Zwei Männer und der Zugbegleiter stehen dabei. „Wie soll ich an denen vorbei in den Waggon kommen?“ stöhnt der Esel.
„Lass mich nur machen! Ich werde sie ablenken.“
Kiki flitzt auf die Kühe zu und springt der ersten auf den Rücken und von dort von Rücken zu Rücken.
Die Herde wird unruhig und beginnt empört zu muhen und die drei Männer haben alle Hände voll zu tun, um die Tiere am Ausbrechen zu hindern. Diese Gelegenheit nützt Eulenspiegel um in den Waggon zu kommen.
Als Kiki dies bemerkt, springt sie vom Rücken der Kuh herunter und verschwindet in den Wald.
Zwei Kühe stehen bereits im Wagen und beobachten erstaunt was sich am Bahnsteig abspielt. Als nun der Esel die Rampe herauf galoppiert begrüßen sie ihn erstaunt.

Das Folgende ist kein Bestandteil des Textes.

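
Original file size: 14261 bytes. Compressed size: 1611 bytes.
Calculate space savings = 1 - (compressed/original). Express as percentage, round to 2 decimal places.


ratio = compressed/original = 1611/14261 = 0.112965
savings = 1 - ratio = 1 - 0.112965 = 0.887035
as a percentage: 0.887035 * 100 = 88.7%

Space savings = 1 - 1611/14261 = 88.7%


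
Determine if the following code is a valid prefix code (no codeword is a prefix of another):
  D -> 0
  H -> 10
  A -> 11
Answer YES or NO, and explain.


Checking each pair (does one codeword prefix another?):
  D='0' vs H='10': no prefix
  D='0' vs A='11': no prefix
  H='10' vs D='0': no prefix
  H='10' vs A='11': no prefix
  A='11' vs D='0': no prefix
  A='11' vs H='10': no prefix
No violation found over all pairs.

YES -- this is a valid prefix code. No codeword is a prefix of any other codeword.


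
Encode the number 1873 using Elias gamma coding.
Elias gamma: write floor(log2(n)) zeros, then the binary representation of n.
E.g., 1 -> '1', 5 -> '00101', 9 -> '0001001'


num_bits = floor(log2(1873)) + 1 = 11
leading_zeros = num_bits - 1 = 10
binary(1873) = 11101010001

Elias gamma(1873) = '0000000000' + '11101010001' = 000000000011101010001 (21 bits)


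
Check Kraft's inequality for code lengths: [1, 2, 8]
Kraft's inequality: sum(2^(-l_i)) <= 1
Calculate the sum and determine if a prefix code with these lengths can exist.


Sum = 2^(-1) + 2^(-2) + 2^(-8)
    = 0.5 + 0.25 + 0.00390625
    = 193/256 = 0.75390625
Since 0.75390625 <= 1, Kraft's inequality IS satisfied.
A prefix code with these lengths CAN exist.

Kraft sum = 0.75390625. Satisfied.


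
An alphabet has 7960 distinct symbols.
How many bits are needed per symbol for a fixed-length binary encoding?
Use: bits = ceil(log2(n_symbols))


log2(7960) = 12.9586
Bracket: 2^12 = 4096 < 7960 <= 2^13 = 8192
So ceil(log2(7960)) = 13

bits = ceil(log2(7960)) = ceil(12.9586) = 13 bits


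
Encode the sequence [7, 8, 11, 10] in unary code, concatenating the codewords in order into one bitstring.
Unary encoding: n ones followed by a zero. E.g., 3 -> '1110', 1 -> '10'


Encode each number as n ones followed by a terminating 0:
  7 -> 11111110 (8 bits)
  8 -> 111111110 (9 bits)
  11 -> 111111111110 (12 bits)
  10 -> 11111111110 (11 bits)
Total length = 8 + 9 + 12 + 11 = 40 bits.

Unary([7, 8, 11, 10]) = 1111111011111111011111111111011111111110 (40 bits)


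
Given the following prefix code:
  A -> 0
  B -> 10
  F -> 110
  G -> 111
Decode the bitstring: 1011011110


Decoding step by step:
Bits 10 -> B
Bits 110 -> F
Bits 111 -> G
Bits 10 -> B


Decoded message: BFGB


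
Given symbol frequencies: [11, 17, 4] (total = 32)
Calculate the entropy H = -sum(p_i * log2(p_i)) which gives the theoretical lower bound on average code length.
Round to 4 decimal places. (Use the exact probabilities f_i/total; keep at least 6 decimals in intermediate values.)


Per-symbol terms -p_i * log2(p_i) with p_i = f_i/32:
  p = 11/32 = 0.343750: log2(p) = -1.540568, -p*log2(p) = 0.529570
  p = 17/32 = 0.531250: log2(p) = -0.912537, -p*log2(p) = 0.484785
  p = 4/32 = 0.125000: log2(p) = -3.000000, -p*log2(p) = 0.375000
H = 0.529570 + 0.484785 + 0.375000 = 1.389355

H = 1.3894 bits/symbol


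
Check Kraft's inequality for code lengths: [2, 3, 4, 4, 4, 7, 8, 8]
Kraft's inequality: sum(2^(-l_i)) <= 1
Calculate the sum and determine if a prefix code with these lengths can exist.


Sum = 2^(-2) + 2^(-3) + 2^(-4) + 2^(-4) + 2^(-4) + 2^(-7) + 2^(-8) + 2^(-8)
    = 0.25 + 0.125 + 0.0625 + 0.0625 + 0.0625 + 0.0078125 + 0.00390625 + 0.00390625
    = 148/256 = 0.578125
Since 0.578125 <= 1, Kraft's inequality IS satisfied.
A prefix code with these lengths CAN exist.

Kraft sum = 0.578125. Satisfied.


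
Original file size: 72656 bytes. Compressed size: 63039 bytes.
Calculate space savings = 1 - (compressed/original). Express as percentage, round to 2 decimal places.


ratio = compressed/original = 63039/72656 = 0.867637
savings = 1 - ratio = 1 - 0.867637 = 0.132363
as a percentage: 0.132363 * 100 = 13.24%

Space savings = 1 - 63039/72656 = 13.24%


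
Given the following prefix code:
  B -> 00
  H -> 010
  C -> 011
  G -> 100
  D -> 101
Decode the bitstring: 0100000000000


Decoding step by step:
Bits 010 -> H
Bits 00 -> B
Bits 00 -> B
Bits 00 -> B
Bits 00 -> B
Bits 00 -> B


Decoded message: HBBBBB


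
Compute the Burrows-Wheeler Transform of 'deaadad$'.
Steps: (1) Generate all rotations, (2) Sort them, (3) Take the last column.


Rotations (sorted):
  0: $deaadad -> last char: d
  1: aadad$de -> last char: e
  2: ad$deaad -> last char: d
  3: adad$dea -> last char: a
  4: d$deaada -> last char: a
  5: dad$deaa -> last char: a
  6: deaadad$ -> last char: $
  7: eaadad$d -> last char: d


BWT = dedaaa$d


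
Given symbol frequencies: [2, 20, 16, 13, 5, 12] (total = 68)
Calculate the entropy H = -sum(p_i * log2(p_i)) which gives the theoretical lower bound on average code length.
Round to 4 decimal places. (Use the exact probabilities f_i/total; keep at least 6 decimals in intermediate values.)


Per-symbol terms -p_i * log2(p_i) with p_i = f_i/68:
  p = 2/68 = 0.029412: log2(p) = -5.087463, -p*log2(p) = 0.149631
  p = 20/68 = 0.294118: log2(p) = -1.765535, -p*log2(p) = 0.519275
  p = 16/68 = 0.235294: log2(p) = -2.087463, -p*log2(p) = 0.491168
  p = 13/68 = 0.191176: log2(p) = -2.387023, -p*log2(p) = 0.456343
  p = 5/68 = 0.073529: log2(p) = -3.765535, -p*log2(p) = 0.276878
  p = 12/68 = 0.176471: log2(p) = -2.502500, -p*log2(p) = 0.441618
H = 0.149631 + 0.519275 + 0.491168 + 0.456343 + 0.276878 + 0.441618 = 2.334913

H = 2.3349 bits/symbol


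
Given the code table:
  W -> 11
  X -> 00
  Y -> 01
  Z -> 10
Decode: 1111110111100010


Decoding:
11 -> W
11 -> W
11 -> W
01 -> Y
11 -> W
10 -> Z
00 -> X
10 -> Z


Result: WWWYWZXZ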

„Was willst du denn hier? Bist du schuld an dem Getümmel?“
Eulenspiegel nickt verlegen. „Es ist wohl meine Schuld. Meine Freundin Kiki hat die Männer abgelenkt, damit ich unbemerkt in den Zug kommen kann. Ich bin nämlich auf der Flucht. Mein Name ist übrigens Eulenspiegel.“
„Angenehm, ich bin Martha und das ist Bernadette, aber weshalb musst du fliehen?“
Und der Esel erzählt ihnen seine traurige Geschichte. Die beiden Kühe betrachten ihn voller Mitgefühl, da ruft Bernadette: „Achtung, es geht weiter. Schnell in die Ecke!“
Eulenspiegel schlüpft in die Ecke und die beiden Kühe stellen sich schützend davor. Bald sind auch die restlichen Kühe, die sich als Anna, Lena, Lotte und Lorelei vorstellen, verladen.

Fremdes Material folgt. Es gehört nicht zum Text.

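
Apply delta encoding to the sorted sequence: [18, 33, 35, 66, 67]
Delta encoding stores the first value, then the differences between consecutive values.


First value: 18
Deltas:
  33 - 18 = 15
  35 - 33 = 2
  66 - 35 = 31
  67 - 66 = 1


Delta encoded: [18, 15, 2, 31, 1]


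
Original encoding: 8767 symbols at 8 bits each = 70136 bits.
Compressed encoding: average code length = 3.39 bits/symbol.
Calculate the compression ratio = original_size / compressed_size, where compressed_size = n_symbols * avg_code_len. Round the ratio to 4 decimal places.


original_size = n_symbols * orig_bits = 8767 * 8 = 70136 bits
compressed_size = n_symbols * avg_code_len = 8767 * 3.39 = 29720.13 bits
ratio = original_size / compressed_size = 70136 / 29720.13 = 2.3599

Compression ratio = 2.3599


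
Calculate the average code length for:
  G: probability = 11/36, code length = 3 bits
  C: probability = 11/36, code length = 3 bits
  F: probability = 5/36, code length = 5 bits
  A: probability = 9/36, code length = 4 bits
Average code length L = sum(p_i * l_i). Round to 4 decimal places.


Weighted contributions p_i * l_i:
  G: (11/36) * 3 = 33/36
  C: (11/36) * 3 = 33/36
  F: (5/36) * 5 = 25/36
  A: (9/36) * 4 = 36/36
Sum = (33 + 33 + 25 + 36)/36 = 127/36

L = 127/36 = 3.5278 bits/symbol


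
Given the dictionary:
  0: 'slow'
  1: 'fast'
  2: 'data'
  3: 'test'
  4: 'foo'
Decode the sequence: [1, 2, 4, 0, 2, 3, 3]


Look up each index in the dictionary:
  1 -> 'fast'
  2 -> 'data'
  4 -> 'foo'
  0 -> 'slow'
  2 -> 'data'
  3 -> 'test'
  3 -> 'test'

Decoded: "fast data foo slow data test test"


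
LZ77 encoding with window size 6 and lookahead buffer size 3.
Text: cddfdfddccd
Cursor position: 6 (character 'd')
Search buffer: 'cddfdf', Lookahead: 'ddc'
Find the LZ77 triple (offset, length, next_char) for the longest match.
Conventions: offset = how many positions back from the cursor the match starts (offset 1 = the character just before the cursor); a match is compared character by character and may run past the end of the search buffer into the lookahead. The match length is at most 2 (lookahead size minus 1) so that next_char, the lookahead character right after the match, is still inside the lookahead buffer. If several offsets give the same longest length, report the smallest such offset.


Try each offset into the search buffer:
  offset=1 (pos 5, char 'f'): match length 0
  offset=2 (pos 4, char 'd'): match length 1
  offset=3 (pos 3, char 'f'): match length 0
  offset=4 (pos 2, char 'd'): match length 1
  offset=5 (pos 1, char 'd'): match length 2
  offset=6 (pos 0, char 'c'): match length 0
Longest match has length 2 at offset 5.
next_char = character at position 6 + 2 = 8 -> 'c'

Best match: offset=5, length=2 (matching 'dd' starting at position 1)
LZ77 triple: (5, 2, 'c')


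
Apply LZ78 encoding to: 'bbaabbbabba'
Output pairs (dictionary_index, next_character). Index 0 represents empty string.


LZ78 encoding steps:
Dictionary: {0: ''}
Step 1: w='' (idx 0), next='b' -> output (0, 'b'), add 'b' as idx 1
Step 2: w='b' (idx 1), next='a' -> output (1, 'a'), add 'ba' as idx 2
Step 3: w='' (idx 0), next='a' -> output (0, 'a'), add 'a' as idx 3
Step 4: w='b' (idx 1), next='b' -> output (1, 'b'), add 'bb' as idx 4
Step 5: w='ba' (idx 2), next='b' -> output (2, 'b'), add 'bab' as idx 5
Step 6: w='ba' (idx 2), end of input -> output (2, '')


Encoded: [(0, 'b'), (1, 'a'), (0, 'a'), (1, 'b'), (2, 'b'), (2, '')]


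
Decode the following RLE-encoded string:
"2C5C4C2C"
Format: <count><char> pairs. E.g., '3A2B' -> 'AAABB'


Expanding each <count><char> pair:
  2C -> 'CC'
  5C -> 'CCCCC'
  4C -> 'CCCC'
  2C -> 'CC'

Decoded = CCCCCCCCCCCCC


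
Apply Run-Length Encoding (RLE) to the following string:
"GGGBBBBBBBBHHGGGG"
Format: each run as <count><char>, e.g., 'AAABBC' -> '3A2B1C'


Scanning runs left to right:
  i=0: run of 'G' x 3 -> '3G'
  i=3: run of 'B' x 8 -> '8B'
  i=11: run of 'H' x 2 -> '2H'
  i=13: run of 'G' x 4 -> '4G'

RLE = 3G8B2H4G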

Eulenspiegel muss seine Geschichte noch einmal erzählen und auch diese mütterlichen Tiere sind voller Mitgefühl.
Ein durchdringendes Pfeifen ist zu hören und mit einem Ruck setzt sich der Zug in Bewegung.
Das gleichmäßige Rattern und die Wärme machen Eulenspiegel schläfrig. Als die Kühe bemerken, dass ihr kleiner blinder Passagier eingeschlafen ist, unterhalten sie sich ganz leise.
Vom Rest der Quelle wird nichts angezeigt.